I also think they are likely too big if they are bigger than your shoe size. To check for size, pull out the liner and put your foot in the shell. Put your foot all the way forward until your toes touch the front. You should have no more than 3/4" behind your heel


----------



## Guest (Dec 21, 2009)

i tried putting my foot in the shell and its about 3/4" space. i guess the best thing to do is return them and find another pair...but i did try on quite alot with the same results so im kinda lost. wouldn't getting a smaller size just make it worse, and i know bigger is definitely not better but there's about 3/4" space in the ones i have now so maybe the size is ok...?


----------



## Milo303 (Apr 6, 2009)

Try the Vans Cirro.

Your not going to find a boot much wider then what Vans puts out, so I don't have any other advice then to try another Vans.

Mayyyybe a 32 boot...

The new Nike and New Balance boots are supposed to be sick also


----------



## Guest (Dec 21, 2009)

i actually had a 32 boot and it fit my foot perfectly but the boa on it sucked and it wasnt stiff enough for what i like...so i returned it. i might have to try on a few more 32's that are more stiff as well as more vans since i really like those also. but i definitely need a different boot. i'll try the cirro if anywhere near me carries that one. thanks for the advice


----------



## Guest (Dec 22, 2009)

You should definitely return them if they cause numbing and/or pain. However I do find it odd that your boot is larger that your shoe size. I wear a size 13 boot, but my actual shoe size is a 15 lol. But if you really like the boot that much though, you should ask to have them packed out if they aren't already. That might help with the spacing in the front, but I can't guarantee that it will. Also I agree with Milo, look into Vans or ThirtyTwo boots because they're pretty wide. I just bought a pair of ThirtyTwos yesterday and they fit great on my wide feet. Hope the advice helps.


----------



## MunkySpunk (Jan 7, 2009)

Salomon makes wide boots with quick lacing.


----------



## Guest (Dec 22, 2009)

MunkySpunk said:


> Salomon makes wide boots with quick lacing.

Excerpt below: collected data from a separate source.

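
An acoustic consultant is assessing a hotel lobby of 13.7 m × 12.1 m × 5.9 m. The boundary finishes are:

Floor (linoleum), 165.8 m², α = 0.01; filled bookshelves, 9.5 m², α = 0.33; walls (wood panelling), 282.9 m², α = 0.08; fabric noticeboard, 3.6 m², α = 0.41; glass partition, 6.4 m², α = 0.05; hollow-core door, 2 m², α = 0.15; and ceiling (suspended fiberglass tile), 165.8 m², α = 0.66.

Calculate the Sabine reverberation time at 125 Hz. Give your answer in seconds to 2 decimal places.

1.13 s

Summing Sᵢαᵢ: 1.658 + 3.135 + 22.632 + 1.476 + 0.320 + 0.300 + 109.428 → A = 138.949 sabins.
Volume V = 13.7 × 12.1 × 5.9 = 978.043 m³.
RT60 = 0.161 · V / A = 0.161 × 978.043 / 138.949 = 1.13 s.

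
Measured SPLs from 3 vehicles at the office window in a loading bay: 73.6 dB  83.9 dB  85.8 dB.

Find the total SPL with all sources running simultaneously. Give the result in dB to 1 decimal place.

88.1 dB

Converting to relative power and adding: 10^(73.6/10) + 10^(83.9/10) + 10^(85.8/10) = 6.486e+08.
Back to dB: 10·log₁₀ Σ = 88.1 dB.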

I actually just returned the vans and bought some salomons lol. They are very wide and the lacing system is great. They are salomon solaces, which i hear are exclusive to Sports Authority. Anyways, they are entry level boots but i won't being boarding more than 5-6 times this year and im a beginner/intermediate boarder so i think they will work out fine. I also put some superfeet in them and they feel perfect now. Plus i hear salomon makes great boots...

anyways if anyone has any reviews on the solace boot then let me know what you think of them. and thanks for all the help.


----------



## nx_911_turbo (Feb 16, 2009)

I've got a set of '07 Solace's that have treated me well (no broken lace systems, chopped up pull-handles, etc). I JUST replaced them (my new FUL's came yesterday, along with my Concept TMS and NRC's. DEFINITELY looking forward to tomorrow morning on the mountain with them, moving from a K2 Illusion Wide and Flow Flite 3's). The boots were awesome as far as quality goes, but I was sized wrong when I bought them at Sportchek (one of the reasons I get people into as many boots as I can before they buy), so I had more motion than I should have in them. I was put into a 12.5, and went with an _*11*_ in my FUL's.

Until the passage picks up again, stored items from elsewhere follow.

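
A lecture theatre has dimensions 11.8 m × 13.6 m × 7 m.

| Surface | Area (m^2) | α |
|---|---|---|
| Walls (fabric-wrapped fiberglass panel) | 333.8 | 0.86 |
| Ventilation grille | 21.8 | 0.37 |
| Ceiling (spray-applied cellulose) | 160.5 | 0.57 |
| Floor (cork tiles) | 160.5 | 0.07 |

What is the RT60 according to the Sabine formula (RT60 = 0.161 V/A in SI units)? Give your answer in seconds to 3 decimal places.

0.455 seconds

Total absorption A = 333.8*0.86 + 21.8*0.37 + 160.5*0.57 + 160.5*0.07
  = 287.068 + 8.066 + 91.485 + 11.235 = 397.854 m^2 sabins.
V = 11.8·13.6·7 = 1123.36 m³.
Sabine: RT60 = 0.161 × 1123.36 / 397.854 = 0.455 s.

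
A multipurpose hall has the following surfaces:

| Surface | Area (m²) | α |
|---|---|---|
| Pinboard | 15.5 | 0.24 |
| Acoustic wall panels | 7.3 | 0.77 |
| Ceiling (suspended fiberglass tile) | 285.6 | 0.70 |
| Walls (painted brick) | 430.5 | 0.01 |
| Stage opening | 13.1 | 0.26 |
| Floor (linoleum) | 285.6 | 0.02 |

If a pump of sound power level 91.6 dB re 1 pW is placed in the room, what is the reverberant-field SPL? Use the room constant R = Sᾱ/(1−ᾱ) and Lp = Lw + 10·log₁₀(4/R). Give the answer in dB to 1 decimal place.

A = 222.684 sabins; S = 1037.6 m².
ᾱ = 222.684/1037.6 = 0.2146; R = Sᾱ/(1−ᾱ) = 222.684/(1−0.2146) = 283.529 m².
Lp = 91.6 + 10·log₁₀(4/283.529) = 91.6 + (-18.51) = 73.1 dB.

73.1 dB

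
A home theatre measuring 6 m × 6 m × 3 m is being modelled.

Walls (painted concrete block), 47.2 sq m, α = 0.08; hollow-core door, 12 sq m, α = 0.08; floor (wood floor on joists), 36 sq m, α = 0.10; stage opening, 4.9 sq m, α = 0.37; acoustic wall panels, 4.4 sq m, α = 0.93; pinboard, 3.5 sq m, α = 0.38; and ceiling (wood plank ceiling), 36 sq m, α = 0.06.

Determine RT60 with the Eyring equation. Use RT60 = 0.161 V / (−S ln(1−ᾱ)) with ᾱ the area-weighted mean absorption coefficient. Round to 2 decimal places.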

Anyways, as far as the Solaces go: before they packed out to the point they're at now, where I am getting blisters on the back of my shin from the extra space, they were wicked. They're a little heavy, but I never had any issues with the speedlace system they use. I've heard complaints about the pull handles falling and getting chewed, but I found if I place them into the holders on the side, and covered them with my pants, that they've never gotten knocked loose, let alone chewed. They're a comfortable boot, with decent mobility, but not too soft (rode them with Flite 3's, super loose bindings, and had no major issues).


----------